Rosa virou-se, o rosto irreconhecível de raiva. Ela ergueu as mãos e as apontou para as cordas e para o defensor, então fogo branco jorrou.

Sxildo Verda! — gritou o defensor, erguendo o escudo.

As pessoas entraram em pânico, mesmo que nenhuma delas tenha sido atingida, protegidas por uma cúpula de vidro verde. O carro, aproveitando-se disso e já livre das cordas, acelerou e fugiu.

— Segurem aquele carro!!! — berrou Estel, agoniado.

— Alerta de quebra de segurança número dez! EU DISSE DEZ! Transporte com carga humana em alta velocidade!! — esbravejou o anão através de um megafone. — Caçadores a postos! Repito, caçadores a postos! AGORA!!

Nos instantes seguintes pessoas vestindo capas azuis subiram nos muros. Carregavam duas armas de fogo cada uma. Elas se posicionaram, miraram e começaram a atirar.

— Ei, eles não vão acertar a pessoa errada com tantos tiros?! — indagou Estel.

— Aqueles dali?! Duvido, filho. — respondeu o anão, tenso. — Mas eles vão parar aquele carro não importa como.

— Mas...!

— Preparem uma patrulha para resgate. — o anão voltou a gritar no megafone. — E, pelo amor do Sábio-Rei, levem esse moleque daqui do portão cinco, ele não para de me encher o saco!

Logo o transporte chegou e disparou em perseguição ao que saíra. Mas ele estava muito longe, muito rápido, os tiros dos caçadores não causaram nada a ele para espanto de todos. Rosa estava fugindo!

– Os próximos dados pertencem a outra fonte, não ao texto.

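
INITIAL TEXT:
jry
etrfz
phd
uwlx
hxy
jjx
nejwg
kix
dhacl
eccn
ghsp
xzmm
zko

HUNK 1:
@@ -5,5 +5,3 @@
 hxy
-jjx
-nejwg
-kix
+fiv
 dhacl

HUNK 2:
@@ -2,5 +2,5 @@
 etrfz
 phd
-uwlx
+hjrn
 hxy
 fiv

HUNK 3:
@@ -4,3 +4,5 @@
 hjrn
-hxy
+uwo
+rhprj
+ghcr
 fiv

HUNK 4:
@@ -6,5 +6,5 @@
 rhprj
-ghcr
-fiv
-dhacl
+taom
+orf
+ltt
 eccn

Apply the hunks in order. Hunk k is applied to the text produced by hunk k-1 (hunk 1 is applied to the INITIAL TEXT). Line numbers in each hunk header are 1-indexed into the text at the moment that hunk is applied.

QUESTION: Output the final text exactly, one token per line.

Answer: jry
etrfz
phd
hjrn
uwo
rhprj
taom
orf
ltt
eccn
ghsp
xzmm
zko

Derivation:
Hunk 1: at line 5 remove [jjx,nejwg,kix] add [fiv] -> 11 lines: jry etrfz phd uwlx hxy fiv dhacl eccn ghsp xzmm zko
Hunk 2: at line 2 remove [uwlx] add [hjrn] -> 11 lines: jry etrfz phd hjrn hxy fiv dhacl eccn ghsp xzmm zko
Hunk 3: at line 4 remove [hxy] add [uwo,rhprj,ghcr] -> 13 lines: jry etrfz phd hjrn uwo rhprj ghcr fiv dhacl eccn ghsp xzmm zko
Hunk 4: at line 6 remove [ghcr,fiv,dhacl] add [taom,orf,ltt] -> 13 lines: jry etrfz phd hjrn uwo rhprj taom orf ltt eccn ghsp xzmm zko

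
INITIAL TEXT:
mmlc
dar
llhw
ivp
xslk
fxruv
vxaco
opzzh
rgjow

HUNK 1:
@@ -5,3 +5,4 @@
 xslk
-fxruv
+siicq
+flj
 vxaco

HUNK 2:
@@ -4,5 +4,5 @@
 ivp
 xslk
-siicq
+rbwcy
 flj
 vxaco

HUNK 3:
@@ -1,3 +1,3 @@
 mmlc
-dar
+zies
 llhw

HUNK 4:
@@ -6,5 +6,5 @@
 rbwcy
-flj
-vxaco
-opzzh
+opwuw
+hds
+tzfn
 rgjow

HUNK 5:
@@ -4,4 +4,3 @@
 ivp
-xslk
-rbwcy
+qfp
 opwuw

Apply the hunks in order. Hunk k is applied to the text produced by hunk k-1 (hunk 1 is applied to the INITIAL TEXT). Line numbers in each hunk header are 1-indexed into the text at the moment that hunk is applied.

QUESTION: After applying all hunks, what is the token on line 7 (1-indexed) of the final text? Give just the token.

Answer: hds

Derivation:
Hunk 1: at line 5 remove [fxruv] add [siicq,flj] -> 10 lines: mmlc dar llhw ivp xslk siicq flj vxaco opzzh rgjow
Hunk 2: at line 4 remove [siicq] add [rbwcy] -> 10 lines: mmlc dar llhw ivp xslk rbwcy flj vxaco opzzh rgjow
Hunk 3: at line 1 remove [dar] add [zies] -> 10 lines: mmlc zies llhw ivp xslk rbwcy flj vxaco opzzh rgjow
Hunk 4: at line 6 remove [flj,vxaco,opzzh] add [opwuw,hds,tzfn] -> 10 lines: mmlc zies llhw ivp xslk rbwcy opwuw hds tzfn rgjow
Hunk 5: at line 4 remove [xslk,rbwcy] add [qfp] -> 9 lines: mmlc zies llhw ivp qfp opwuw hds tzfn rgjow
Final line 7: hds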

Luan, depois de descer as escadarias, parou diante de um pátio circular com uma ligação para uma parede sem portal ou sinal de abertura. Nesta, estava esculpido o desenho de uma lua em quarto minguante que exibia ao redor vários outros detalhes daqueles das paredes do fosso além de algumas cenas. Pessoas de túnicas e cocares louvando a lua, cantando, plantando, dançando, convivendo com outras pessoas. Cenas comuns, de pessoas comuns; bem diferente do que Luan imaginaria na casa de uma quase divindade.

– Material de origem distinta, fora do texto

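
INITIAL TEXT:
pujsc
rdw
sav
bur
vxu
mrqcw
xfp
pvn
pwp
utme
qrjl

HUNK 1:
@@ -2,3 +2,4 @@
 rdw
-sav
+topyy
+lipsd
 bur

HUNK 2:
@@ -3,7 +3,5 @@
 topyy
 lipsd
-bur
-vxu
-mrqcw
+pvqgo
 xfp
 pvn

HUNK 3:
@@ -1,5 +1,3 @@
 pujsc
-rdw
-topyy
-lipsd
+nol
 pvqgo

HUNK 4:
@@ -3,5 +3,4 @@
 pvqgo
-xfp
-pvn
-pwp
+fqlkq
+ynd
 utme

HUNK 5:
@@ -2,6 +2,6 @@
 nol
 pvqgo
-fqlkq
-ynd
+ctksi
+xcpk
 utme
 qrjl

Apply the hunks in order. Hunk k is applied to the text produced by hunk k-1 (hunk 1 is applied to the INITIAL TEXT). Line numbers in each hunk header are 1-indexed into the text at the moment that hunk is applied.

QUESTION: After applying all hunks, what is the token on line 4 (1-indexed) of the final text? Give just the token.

Answer: ctksi

Derivation:
Hunk 1: at line 2 remove [sav] add [topyy,lipsd] -> 12 lines: pujsc rdw topyy lipsd bur vxu mrqcw xfp pvn pwp utme qrjl
Hunk 2: at line 3 remove [bur,vxu,mrqcw] add [pvqgo] -> 10 lines: pujsc rdw topyy lipsd pvqgo xfp pvn pwp utme qrjl
Hunk 3: at line 1 remove [rdw,topyy,lipsd] add [nol] -> 8 lines: pujsc nol pvqgo xfp pvn pwp utme qrjl
Hunk 4: at line 3 remove [xfp,pvn,pwp] add [fqlkq,ynd] -> 7 lines: pujsc nol pvqgo fqlkq ynd utme qrjl
Hunk 5: at line 2 remove [fqlkq,ynd] add [ctksi,xcpk] -> 7 lines: pujsc nol pvqgo ctksi xcpk utme qrjl
Final line 4: ctksi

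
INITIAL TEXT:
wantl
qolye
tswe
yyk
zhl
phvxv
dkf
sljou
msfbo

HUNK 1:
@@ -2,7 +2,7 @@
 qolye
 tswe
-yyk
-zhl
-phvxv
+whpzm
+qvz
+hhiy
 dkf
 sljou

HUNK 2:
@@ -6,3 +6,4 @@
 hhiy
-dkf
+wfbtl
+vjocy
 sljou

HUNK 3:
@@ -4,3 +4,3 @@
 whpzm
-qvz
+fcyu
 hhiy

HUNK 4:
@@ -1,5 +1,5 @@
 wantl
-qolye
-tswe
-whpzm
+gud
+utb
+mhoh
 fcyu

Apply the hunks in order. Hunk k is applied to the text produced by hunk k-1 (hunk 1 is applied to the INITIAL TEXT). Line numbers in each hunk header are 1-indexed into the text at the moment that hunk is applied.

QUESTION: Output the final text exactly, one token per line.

Hunk 1: at line 2 remove [yyk,zhl,phvxv] add [whpzm,qvz,hhiy] -> 9 lines: wantl qolye tswe whpzm qvz hhiy dkf sljou msfbo
Hunk 2: at line 6 remove [dkf] add [wfbtl,vjocy] -> 10 lines: wantl qolye tswe whpzm qvz hhiy wfbtl vjocy sljou msfbo
Hunk 3: at line 4 remove [qvz] add [fcyu] -> 10 lines: wantl qolye tswe whpzm fcyu hhiy wfbtl vjocy sljou msfbo
Hunk 4: at line 1 remove [qolye,tswe,whpzm] add [gud,utb,mhoh] -> 10 lines: wantl gud utb mhoh fcyu hhiy wfbtl vjocy sljou msfbo

Answer: wantl
gud
utb
mhoh
fcyu
hhiy
wfbtl
vjocy
sljou
msfbo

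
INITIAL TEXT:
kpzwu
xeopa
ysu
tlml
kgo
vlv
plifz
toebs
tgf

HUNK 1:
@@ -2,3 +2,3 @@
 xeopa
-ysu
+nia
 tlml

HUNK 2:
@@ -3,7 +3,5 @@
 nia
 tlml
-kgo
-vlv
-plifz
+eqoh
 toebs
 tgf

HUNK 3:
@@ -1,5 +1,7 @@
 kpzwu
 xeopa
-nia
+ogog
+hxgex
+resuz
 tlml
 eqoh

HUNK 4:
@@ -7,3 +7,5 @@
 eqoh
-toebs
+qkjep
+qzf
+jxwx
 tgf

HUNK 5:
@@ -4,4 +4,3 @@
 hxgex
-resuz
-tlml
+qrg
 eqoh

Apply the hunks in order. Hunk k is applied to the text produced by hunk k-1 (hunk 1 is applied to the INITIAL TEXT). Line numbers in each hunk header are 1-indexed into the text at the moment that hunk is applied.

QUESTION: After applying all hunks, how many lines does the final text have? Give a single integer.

Hunk 1: at line 2 remove [ysu] add [nia] -> 9 lines: kpzwu xeopa nia tlml kgo vlv plifz toebs tgf
Hunk 2: at line 3 remove [kgo,vlv,plifz] add [eqoh] -> 7 lines: kpzwu xeopa nia tlml eqoh toebs tgf
Hunk 3: at line 1 remove [nia] add [ogog,hxgex,resuz] -> 9 lines: kpzwu xeopa ogog hxgex resuz tlml eqoh toebs tgf
Hunk 4: at line 7 remove [toebs] add [qkjep,qzf,jxwx] -> 11 lines: kpzwu xeopa ogog hxgex resuz tlml eqoh qkjep qzf jxwx tgf
Hunk 5: at line 4 remove [resuz,tlml] add [qrg] -> 10 lines: kpzwu xeopa ogog hxgex qrg eqoh qkjep qzf jxwx tgf
Final line count: 10

Answer: 10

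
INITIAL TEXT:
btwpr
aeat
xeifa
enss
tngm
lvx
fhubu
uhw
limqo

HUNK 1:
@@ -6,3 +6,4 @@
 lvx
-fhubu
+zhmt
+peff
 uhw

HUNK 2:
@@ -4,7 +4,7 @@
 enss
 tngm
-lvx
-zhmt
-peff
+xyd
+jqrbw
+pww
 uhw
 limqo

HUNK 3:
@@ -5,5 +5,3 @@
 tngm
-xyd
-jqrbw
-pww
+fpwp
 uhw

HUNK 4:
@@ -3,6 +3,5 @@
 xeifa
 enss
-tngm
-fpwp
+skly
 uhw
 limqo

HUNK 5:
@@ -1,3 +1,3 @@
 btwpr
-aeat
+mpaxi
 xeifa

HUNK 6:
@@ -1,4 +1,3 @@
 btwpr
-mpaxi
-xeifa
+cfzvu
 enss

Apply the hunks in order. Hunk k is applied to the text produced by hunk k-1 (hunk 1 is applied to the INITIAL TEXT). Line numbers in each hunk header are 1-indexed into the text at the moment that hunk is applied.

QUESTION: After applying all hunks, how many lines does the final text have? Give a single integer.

Hunk 1: at line 6 remove [fhubu] add [zhmt,peff] -> 10 lines: btwpr aeat xeifa enss tngm lvx zhmt peff uhw limqo
Hunk 2: at line 4 remove [lvx,zhmt,peff] add [xyd,jqrbw,pww] -> 10 lines: btwpr aeat xeifa enss tngm xyd jqrbw pww uhw limqo
Hunk 3: at line 5 remove [xyd,jqrbw,pww] add [fpwp] -> 8 lines: btwpr aeat xeifa enss tngm fpwp uhw limqo
Hunk 4: at line 3 remove [tngm,fpwp] add [skly] -> 7 lines: btwpr aeat xeifa enss skly uhw limqo
Hunk 5: at line 1 remove [aeat] add [mpaxi] -> 7 lines: btwpr mpaxi xeifa enss skly uhw limqo
Hunk 6: at line 1 remove [mpaxi,xeifa] add [cfzvu] -> 6 lines: btwpr cfzvu enss skly uhw limqo
Final line count: 6

Answer: 6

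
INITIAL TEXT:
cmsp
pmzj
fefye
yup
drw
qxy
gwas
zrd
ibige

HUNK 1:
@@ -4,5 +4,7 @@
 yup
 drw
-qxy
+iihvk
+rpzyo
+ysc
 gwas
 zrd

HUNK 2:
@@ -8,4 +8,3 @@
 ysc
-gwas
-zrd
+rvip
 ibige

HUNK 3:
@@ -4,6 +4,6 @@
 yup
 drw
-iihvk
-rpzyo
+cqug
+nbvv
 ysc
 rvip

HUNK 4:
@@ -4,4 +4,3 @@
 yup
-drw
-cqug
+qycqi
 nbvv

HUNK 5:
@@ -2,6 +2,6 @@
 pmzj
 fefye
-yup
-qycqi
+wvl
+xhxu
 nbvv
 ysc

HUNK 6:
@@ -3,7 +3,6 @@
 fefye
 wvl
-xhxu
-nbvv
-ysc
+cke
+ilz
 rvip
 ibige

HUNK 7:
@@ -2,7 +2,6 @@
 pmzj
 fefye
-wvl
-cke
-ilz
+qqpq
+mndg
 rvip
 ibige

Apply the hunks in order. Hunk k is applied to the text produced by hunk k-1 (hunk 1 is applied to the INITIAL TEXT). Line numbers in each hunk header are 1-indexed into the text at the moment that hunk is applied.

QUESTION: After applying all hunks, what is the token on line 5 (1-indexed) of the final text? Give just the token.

Hunk 1: at line 4 remove [qxy] add [iihvk,rpzyo,ysc] -> 11 lines: cmsp pmzj fefye yup drw iihvk rpzyo ysc gwas zrd ibige
Hunk 2: at line 8 remove [gwas,zrd] add [rvip] -> 10 lines: cmsp pmzj fefye yup drw iihvk rpzyo ysc rvip ibige
Hunk 3: at line 4 remove [iihvk,rpzyo] add [cqug,nbvv] -> 10 lines: cmsp pmzj fefye yup drw cqug nbvv ysc rvip ibige
Hunk 4: at line 4 remove [drw,cqug] add [qycqi] -> 9 lines: cmsp pmzj fefye yup qycqi nbvv ysc rvip ibige
Hunk 5: at line 2 remove [yup,qycqi] add [wvl,xhxu] -> 9 lines: cmsp pmzj fefye wvl xhxu nbvv ysc rvip ibige
Hunk 6: at line 3 remove [xhxu,nbvv,ysc] add [cke,ilz] -> 8 lines: cmsp pmzj fefye wvl cke ilz rvip ibige
Hunk 7: at line 2 remove [wvl,cke,ilz] add [qqpq,mndg] -> 7 lines: cmsp pmzj fefye qqpq mndg rvip ibige
Final line 5: mndg

Answer: mndg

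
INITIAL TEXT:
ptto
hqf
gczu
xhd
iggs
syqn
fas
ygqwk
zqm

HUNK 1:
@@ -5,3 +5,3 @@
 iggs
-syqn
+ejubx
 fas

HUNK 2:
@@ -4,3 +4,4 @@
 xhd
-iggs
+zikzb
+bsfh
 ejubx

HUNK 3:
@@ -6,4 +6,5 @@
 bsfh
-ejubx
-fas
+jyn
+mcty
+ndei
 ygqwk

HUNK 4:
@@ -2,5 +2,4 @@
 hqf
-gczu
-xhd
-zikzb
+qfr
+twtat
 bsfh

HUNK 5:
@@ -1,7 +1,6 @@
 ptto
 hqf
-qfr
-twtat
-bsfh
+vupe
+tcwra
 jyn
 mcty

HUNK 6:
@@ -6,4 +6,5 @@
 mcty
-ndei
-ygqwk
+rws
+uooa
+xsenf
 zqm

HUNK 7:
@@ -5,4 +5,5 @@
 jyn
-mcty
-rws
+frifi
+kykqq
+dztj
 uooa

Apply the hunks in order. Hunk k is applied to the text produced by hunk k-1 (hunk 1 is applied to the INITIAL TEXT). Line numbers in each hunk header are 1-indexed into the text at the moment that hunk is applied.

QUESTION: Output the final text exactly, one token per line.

Hunk 1: at line 5 remove [syqn] add [ejubx] -> 9 lines: ptto hqf gczu xhd iggs ejubx fas ygqwk zqm
Hunk 2: at line 4 remove [iggs] add [zikzb,bsfh] -> 10 lines: ptto hqf gczu xhd zikzb bsfh ejubx fas ygqwk zqm
Hunk 3: at line 6 remove [ejubx,fas] add [jyn,mcty,ndei] -> 11 lines: ptto hqf gczu xhd zikzb bsfh jyn mcty ndei ygqwk zqm
Hunk 4: at line 2 remove [gczu,xhd,zikzb] add [qfr,twtat] -> 10 lines: ptto hqf qfr twtat bsfh jyn mcty ndei ygqwk zqm
Hunk 5: at line 1 remove [qfr,twtat,bsfh] add [vupe,tcwra] -> 9 lines: ptto hqf vupe tcwra jyn mcty ndei ygqwk zqm
Hunk 6: at line 6 remove [ndei,ygqwk] add [rws,uooa,xsenf] -> 10 lines: ptto hqf vupe tcwra jyn mcty rws uooa xsenf zqm
Hunk 7: at line 5 remove [mcty,rws] add [frifi,kykqq,dztj] -> 11 lines: ptto hqf vupe tcwra jyn frifi kykqq dztj uooa xsenf zqm

Answer: ptto
hqf
vupe
tcwra
jyn
frifi
kykqq
dztj
uooa
xsenf
zqm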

— E agora, o que eu faço? — indagou o magussírio, que só obteve como resposta sua própria voz ecoando. — Ah, maravilha...você tinha que se calar na hora mais difícil, né?! Olha, nem sei por que eu fui ouvir você, até agora só me fez passar mal bocados e...

E o regido não percebeu, mas, durante seu desabafo frustrado, esmurrou a grande lua minguante. Imediatamente ela girou e um grande pedaço redondo de parede caiu ao chão, mostrando uma passagem.

Luan não pensou duas vezes e entrou, estava doido para xingar a cara desse tal Tepúc Amaru, não importava o que ele fosse!

Logo após a entrada havia um simples salão retangular com colunas coberto de cima a baixo com todo tipo de planta, cristais e veios de metal; no teto, a mesma lua minguante do lado de fora esculpida em baixo relevo; ao fundo, um cristal verde esculpido em forma de torre, que iluminava o aposento com sua aura. Todo o ar ali era preenchido com cheiro de madeira, terra, flores e frutas. Luan sentiu-se completo, renovado, saciado.

— Então...é você?! — indagou o magussírio, estranhando o que achara dentro do cristal.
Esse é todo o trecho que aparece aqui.